Marco Polo, le premier homme de la mondialisation

Moritz Rudolph publié le 12 janvier 2024 5 min

Nous fêtons ces jours-ci les sept cents ans de la mort de Marco Polo, le célèbre marchand et explorateur vénitien. Portrait de la première grande figure de la mondialisation.


Nous vivons à l’ère de la mondialisation, de la mise en relation de tous les pays par le biais du commerce, de la technologie et des problèmes environnementaux, à l’ère de la synchronisation des modes de vie et de penser, à l’ère de la transformation de la Terre en un espace intérieur. Mais dire quand tout cela a commencé est beaucoup moins évident : en 1989 avec la chute du mur de Berlin qui a supprimé toutes les barrières commerciales ? Au XIXe siècle, avec la naissance du capitalisme industriel ? Ou en 1492, avec la colonisation européenne de l’Amérique ? L’historienne de l’économie Janet Abu-Lughod remonte encore plus tôt et fait débuter le système mondial moderne au XIIIe siècle, lorsque l’Empire mongol a créé un espace de circulation unifié de la Chine à l’Europe centrale et orientale en passant par la Russie et l’Inde – espace dans lequel le commerce, les hommes et les informations pouvaient circuler. La mondialisation ne serait alors pas une invention européenne mais eurasienne, pas moderne mais médiévale. Elle ne serait pas une affaire de navigation maritime et aérienne mais, d’abord, de voies terrestres permettant une libre circulation garantie par l’Empire mongol, premier empire hégémonique, précurseur des États-Unis.

 

La première mondialisation

Le témoin le plus connu de ce processus est un Européen, Marco Polo, descendant d’une famille de marchands vénitiens, qui a voyagé pendant plus de vingt ans en Asie, relatant ses aventures dans son Livre des merveilles. Polo a emprunté l’ancienne route de la soie jusqu’en Chine, où il a été reçu par Kubilai Khan, souverain de l’Empire mongol. Quelques années plus tôt, Khan avait déjà nommé le père et le frère de Polo émissaires chargés de transmettre des messages au pape. Il nomma également le jeune Marco Polo préfet. Celui-ci parcourut l’empire en son nom. Polo le décrit comme une entité politique bien gérée. Le Khan bienveillant veille à la prospérité et à la justice. Le Vénitien est particulièrement impressionné par la prospérité des villes chinoises. Ce n’est qu’après de nombreuses années qu’il retourne à Venise en passant par l’Asie du Sud-Est, l’Inde, la Perse et Byzance.

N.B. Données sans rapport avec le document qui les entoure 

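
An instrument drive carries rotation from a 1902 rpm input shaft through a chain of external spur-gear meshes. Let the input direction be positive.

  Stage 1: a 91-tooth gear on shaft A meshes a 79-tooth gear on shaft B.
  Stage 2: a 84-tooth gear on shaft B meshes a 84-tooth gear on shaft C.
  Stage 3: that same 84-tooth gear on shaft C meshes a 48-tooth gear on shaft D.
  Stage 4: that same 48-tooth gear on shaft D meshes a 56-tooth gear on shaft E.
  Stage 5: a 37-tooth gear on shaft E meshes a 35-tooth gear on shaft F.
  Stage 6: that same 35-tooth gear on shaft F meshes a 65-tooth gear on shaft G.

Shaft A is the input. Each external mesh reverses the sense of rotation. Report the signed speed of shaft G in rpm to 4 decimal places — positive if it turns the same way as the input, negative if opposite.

Stage 1 [91T→79T]: ω = 1902.0000×91/79 = 2190.9114 rpm, dir flips to −; running = −2190.9114
Stage 2 [84T→84T]: ω = 2190.9114×84/84 = 2190.9114 rpm, dir flips to +; running = +2190.9114
Stage 3 [84T→48T]: ω = 2190.9114×84/48 = 3834.0949 rpm, dir flips to −; running = −3834.0949
Stage 4 [48T→56T]: ω = 3834.0949×48/56 = 3286.3671 rpm, dir flips to +; running = +3286.3671
Stage 5 [37T→35T]: ω = 3286.3671×37/35 = 3474.1595 rpm, dir flips to −; running = −3474.1595
Stage 6 [35T→65T]: ω = 3474.1595×35/65 = 1870.7013 rpm, dir flips to +; running = +1870.7013

+1870.7013 rpm (same as input, |ω| = 1870.7013 rpm)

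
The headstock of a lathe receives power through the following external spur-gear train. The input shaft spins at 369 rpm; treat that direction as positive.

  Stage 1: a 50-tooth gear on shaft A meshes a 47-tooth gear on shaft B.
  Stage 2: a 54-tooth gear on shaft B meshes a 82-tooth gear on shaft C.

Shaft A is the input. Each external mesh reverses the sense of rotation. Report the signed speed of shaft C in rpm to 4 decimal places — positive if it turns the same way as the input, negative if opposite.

Stage 1 [50T→47T]: ω = 369.0000×50/47 = 392.5532 rpm, dir flips to −; running = −392.5532
Stage 2 [54T→82T]: ω = 392.5532×54/82 = 258.5106 rpm, dir flips to +; running = +258.5106

+258.5106 rpm (same as input, |ω| = 258.5106 rpm)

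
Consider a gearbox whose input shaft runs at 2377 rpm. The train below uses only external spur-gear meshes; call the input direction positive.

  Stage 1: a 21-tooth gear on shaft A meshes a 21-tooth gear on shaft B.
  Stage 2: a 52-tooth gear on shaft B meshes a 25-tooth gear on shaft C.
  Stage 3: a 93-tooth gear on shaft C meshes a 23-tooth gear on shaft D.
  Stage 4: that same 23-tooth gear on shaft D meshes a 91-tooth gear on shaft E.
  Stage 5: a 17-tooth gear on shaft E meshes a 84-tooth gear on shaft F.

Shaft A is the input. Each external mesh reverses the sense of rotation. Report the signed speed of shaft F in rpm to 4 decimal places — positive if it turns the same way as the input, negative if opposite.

Stage 1 [21T→21T]: ω = 2377.0000×21/21 = 2377.0000 rpm, dir flips to −; running = −2377.0000
Stage 2 [52T→25T]: ω = 2377.0000×52/25 = 4944.1600 rpm, dir flips to +; running = +4944.1600
Stage 3 [93T→23T]: ω = 4944.1600×93/23 = 19991.6035 rpm, dir flips to −; running = −19991.6035
Stage 4 [23T→91T]: ω = 19991.6035×23/91 = 5052.8229 rpm, dir flips to +; running = +5052.8229
Stage 5 [17T→84T]: ω = 5052.8229×17/84 = 1022.5951 rpm, dir flips to −; running = −1022.5951

-1022.5951 rpm (opposite to input, |ω| = 1022.5951 rpm)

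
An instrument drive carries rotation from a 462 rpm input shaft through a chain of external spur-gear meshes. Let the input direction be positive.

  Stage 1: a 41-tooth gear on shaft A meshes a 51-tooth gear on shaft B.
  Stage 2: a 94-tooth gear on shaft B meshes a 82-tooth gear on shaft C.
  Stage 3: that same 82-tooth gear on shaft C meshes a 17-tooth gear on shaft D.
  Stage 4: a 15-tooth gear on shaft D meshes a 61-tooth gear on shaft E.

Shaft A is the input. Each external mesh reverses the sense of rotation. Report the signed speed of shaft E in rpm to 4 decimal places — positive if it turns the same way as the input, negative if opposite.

Stage 1 [41T→51T]: ω = 462.0000×41/51 = 371.4118 rpm, dir flips to −; running = −371.4118
Stage 2 [94T→82T]: ω = 371.4118×94/82 = 425.7647 rpm, dir flips to +; running = +425.7647
Stage 3 [82T→17T]: ω = 425.7647×82/17 = 2053.6886 rpm, dir flips to −; running = −2053.6886
Stage 4 [15T→61T]: ω = 2053.6886×15/61 = 505.0054 rpm, dir flips to +; running = +505.0054

+505.0054 rpm (same as input, |ω| = 505.0054 rpm)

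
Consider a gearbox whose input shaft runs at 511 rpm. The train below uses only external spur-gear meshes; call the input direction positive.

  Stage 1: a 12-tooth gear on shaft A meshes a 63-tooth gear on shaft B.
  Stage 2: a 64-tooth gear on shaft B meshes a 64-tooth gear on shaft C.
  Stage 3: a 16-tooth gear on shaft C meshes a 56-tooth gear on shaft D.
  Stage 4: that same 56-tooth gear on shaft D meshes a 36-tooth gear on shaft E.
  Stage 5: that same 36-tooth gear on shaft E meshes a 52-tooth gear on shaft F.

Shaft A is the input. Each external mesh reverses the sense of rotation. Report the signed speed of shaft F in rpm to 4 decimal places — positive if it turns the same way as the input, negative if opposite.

Stage 1 [12T→63T]: ω = 511.0000×12/63 = 97.3333 rpm, dir flips to −; running = −97.3333
Stage 2 [64T→64T]: ω = 97.3333×64/64 = 97.3333 rpm, dir flips to +; running = +97.3333
Stage 3 [16T→56T]: ω = 97.3333×16/56 = 27.8095 rpm, dir flips to −; running = −27.8095
Stage 4 [56T→36T]: ω = 27.8095×56/36 = 43.2593 rpm, dir flips to +; running = +43.2593
Stage 5 [36T→52T]: ω = 43.2593×36/52 = 29.9487 rpm, dir flips to −; running = −29.9487

-29.9487 rpm (opposite to input, |ω| = 29.9487 rpm)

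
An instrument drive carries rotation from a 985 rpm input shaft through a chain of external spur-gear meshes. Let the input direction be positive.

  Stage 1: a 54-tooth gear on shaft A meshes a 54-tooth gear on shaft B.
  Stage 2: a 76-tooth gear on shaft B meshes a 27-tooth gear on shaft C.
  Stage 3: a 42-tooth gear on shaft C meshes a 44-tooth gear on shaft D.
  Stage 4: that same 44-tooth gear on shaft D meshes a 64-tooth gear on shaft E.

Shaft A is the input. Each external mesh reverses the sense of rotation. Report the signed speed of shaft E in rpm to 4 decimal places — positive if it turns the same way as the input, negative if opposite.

+1819.5139 rpm (same as input, |ω| = 1819.5139 rpm)

Stage 1 [54T→54T]: ω = 985.0000×54/54 = 985.0000 rpm, dir flips to −; running = −985.0000
Stage 2 [76T→27T]: ω = 985.0000×76/27 = 2772.5926 rpm, dir flips to +; running = +2772.5926
Stage 3 [42T→44T]: ω = 2772.5926×42/44 = 2646.5657 rpm, dir flips to −; running = −2646.5657
Stage 4 [44T→64T]: ω = 2646.5657×44/64 = 1819.5139 rpm, dir flips to +; running = +1819.5139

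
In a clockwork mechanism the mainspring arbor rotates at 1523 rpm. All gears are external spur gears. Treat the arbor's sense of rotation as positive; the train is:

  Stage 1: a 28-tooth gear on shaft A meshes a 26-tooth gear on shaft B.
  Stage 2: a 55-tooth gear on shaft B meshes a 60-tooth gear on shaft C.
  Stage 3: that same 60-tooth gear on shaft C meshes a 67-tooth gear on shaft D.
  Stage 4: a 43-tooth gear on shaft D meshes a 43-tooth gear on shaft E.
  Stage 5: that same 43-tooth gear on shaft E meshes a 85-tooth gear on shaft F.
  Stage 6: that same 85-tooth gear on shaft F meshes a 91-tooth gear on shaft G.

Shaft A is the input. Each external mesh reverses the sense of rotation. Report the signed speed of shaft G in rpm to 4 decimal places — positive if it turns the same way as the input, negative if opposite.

Stage 1 [28T→26T]: ω = 1523.0000×28/26 = 1640.1538 rpm, dir flips to −; running = −1640.1538
Stage 2 [55T→60T]: ω = 1640.1538×55/60 = 1503.4744 rpm, dir flips to +; running = +1503.4744
Stage 3 [60T→67T]: ω = 1503.4744×60/67 = 1346.3949 rpm, dir flips to −; running = −1346.3949
Stage 4 [43T→43T]: ω = 1346.3949×43/43 = 1346.3949 rpm, dir flips to +; running = +1346.3949
Stage 5 [43T→85T]: ω = 1346.3949×43/85 = 681.1174 rpm, dir flips to −; running = −681.1174
Stage 6 [85T→91T]: ω = 681.1174×85/91 = 636.2086 rpm, dir flips to +; running = +636.2086

+636.2086 rpm (same as input, |ω| = 636.2086 rpm)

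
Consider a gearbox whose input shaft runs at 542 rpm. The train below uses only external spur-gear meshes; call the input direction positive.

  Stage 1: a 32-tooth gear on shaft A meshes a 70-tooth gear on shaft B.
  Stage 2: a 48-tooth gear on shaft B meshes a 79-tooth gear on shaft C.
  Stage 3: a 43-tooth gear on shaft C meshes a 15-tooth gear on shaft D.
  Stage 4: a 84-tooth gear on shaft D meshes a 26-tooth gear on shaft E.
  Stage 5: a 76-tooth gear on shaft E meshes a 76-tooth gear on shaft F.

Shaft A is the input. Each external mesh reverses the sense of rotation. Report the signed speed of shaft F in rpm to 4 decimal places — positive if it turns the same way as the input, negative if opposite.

-1394.2752 rpm (opposite to input, |ω| = 1394.2752 rpm)

Stage 1 [32T→70T]: ω = 542.0000×32/70 = 247.7714 rpm, dir flips to −; running = −247.7714
Stage 2 [48T→79T]: ω = 247.7714×48/79 = 150.5447 rpm, dir flips to +; running = +150.5447
Stage 3 [43T→15T]: ω = 150.5447×43/15 = 431.5614 rpm, dir flips to −; running = −431.5614
Stage 4 [84T→26T]: ω = 431.5614×84/26 = 1394.2752 rpm, dir flips to +; running = +1394.2752
Stage 5 [76T→76T]: ω = 1394.2752×76/76 = 1394.2752 rpm, dir flips to −; running = −1394.2752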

Les récits de Polo le présentent comme un curieux vagabond qui observe attentivement son environnement. Bien sûr, ces récits ne sont pas exempts d’exotisme sensationnel. Certains le considèrent comme le premier orientaliste, qui regarde l’Asie à travers son regard étroit d’Européen. Il dit avoir assisté à de nombreux miracles : à Bagdad, une communauté capable de déplacer une montagne par sa seule imagination ; à Sumatra, une licorne ; au Cachemire, un peuple capable de modifier le cours du temps ; en Inde, une bande de brigands capables d’obscurcir le ciel. Mais le regard de Polo ne s’intéresse pas uniquement au merveilleux. Il reconnaît la supériorité des empires d’Extrême-Orient, qui disposent déjà d’un système postal sophistiqué, de poudre à canon, de papier-monnaie et de nouilles (spécialité qu’il aurait rapportée en Italie). Il cherche sérieusement à comprendre la logique propre de son environnement. À cette fin, il apprend des dizaines de langues. Il considère avec respect la civilisation créée et maintenue par le Khan, alors que les Mongols évoquaient, en Europe, une peur panique. Selon la spécialiste allemande de littérature et autrice de Marco Polo. Leben und Legende (1998, non traduit) Marina Münkler, les décennies passées au service du Khan ont fait de lui un « transfuge culturel », un hybride à la fois vénitien, mongol et eurasien.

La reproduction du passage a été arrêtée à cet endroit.